The 5.5-inch, 1080p display is amply bright, and sunlight visibility is decent. The display feels a little flat, with colour temperature marginally on the cooler side. Sharpness and contrast levels are decent, and there is nothing really to complain about here. Viewing angles are decent too, and the Yunicorn’s display panel is best described as a functional one, which just works. Watching films here is pleasant - neither does it wow you with incredible details and superior vibrance, nor does it disappoint you in any manner.
Build and Design
The day I began the Yu Yunicorn review, the wondrous similarity of looks between the Yu Yunicorn and Meizu m3 Note became too striking. The Yu Yunicorn nearly shares the same chassis with the Meizu m3 Note, only with a brushed metal finish on the back that looks quite decent, more angular sides and a 2.5D curved glass on top. Everything, from the fingerprint sensor integrated into the home button to the placement of cameras and sensors are identical about the two devices.
The Yu Yunicorn does not really aid ergonomics, and at 172 grams, is not among the lighter smartphone bodies, either. It is a standard that we have come to expect, and the brushed metal rear does help in terms of looks, but the Yunicorn is not one that will make your heads turn.
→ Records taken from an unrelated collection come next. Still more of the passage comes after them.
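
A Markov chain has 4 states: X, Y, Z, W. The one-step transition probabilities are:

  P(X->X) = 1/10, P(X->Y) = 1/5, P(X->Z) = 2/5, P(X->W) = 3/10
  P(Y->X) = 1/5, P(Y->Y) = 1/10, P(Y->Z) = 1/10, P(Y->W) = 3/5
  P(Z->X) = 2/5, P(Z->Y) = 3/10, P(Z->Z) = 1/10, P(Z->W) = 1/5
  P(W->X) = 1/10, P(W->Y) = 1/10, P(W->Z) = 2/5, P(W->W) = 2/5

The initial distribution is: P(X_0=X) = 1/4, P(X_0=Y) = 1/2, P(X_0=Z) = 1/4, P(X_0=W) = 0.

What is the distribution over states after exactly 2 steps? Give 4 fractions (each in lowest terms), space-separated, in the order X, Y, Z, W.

Answer: 17/100 63/400 59/200 151/400

Derivation:
Propagating the distribution step by step (d_{t+1} = d_t * P):
d_0 = (X=1/4, Y=1/2, Z=1/4, W=0)
  d_1[X] = 1/4*1/10 + 1/2*1/5 + 1/4*2/5 + 0*1/10 = 9/40
  d_1[Y] = 1/4*1/5 + 1/2*1/10 + 1/4*3/10 + 0*1/10 = 7/40
  d_1[Z] = 1/4*2/5 + 1/2*1/10 + 1/4*1/10 + 0*2/5 = 7/40
  d_1[W] = 1/4*3/10 + 1/2*3/5 + 1/4*1/5 + 0*2/5 = 17/40
d_1 = (X=9/40, Y=7/40, Z=7/40, W=17/40)
  d_2[X] = 9/40*1/10 + 7/40*1/5 + 7/40*2/5 + 17/40*1/10 = 17/100
  d_2[Y] = 9/40*1/5 + 7/40*1/10 + 7/40*3/10 + 17/40*1/10 = 63/400
  d_2[Z] = 9/40*2/5 + 7/40*1/10 + 7/40*1/10 + 17/40*2/5 = 59/200
  d_2[W] = 9/40*3/10 + 7/40*3/5 + 7/40*1/5 + 17/40*2/5 = 151/400
d_2 = (X=17/100, Y=63/400, Z=59/200, W=151/400)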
The Yu Yunicorn does not perform well, at all. It has a reasonably decent display, an average build and great battery life, but there is nothing really commendable about this device, especially considering the LeEco Le 2, Xiaomi Redmi Note 3 and Moto G4 Plus. The Yu Yunicorn fails to inspire confidence even from a distance, and is hard to recommend in today’s competitive smartphone market.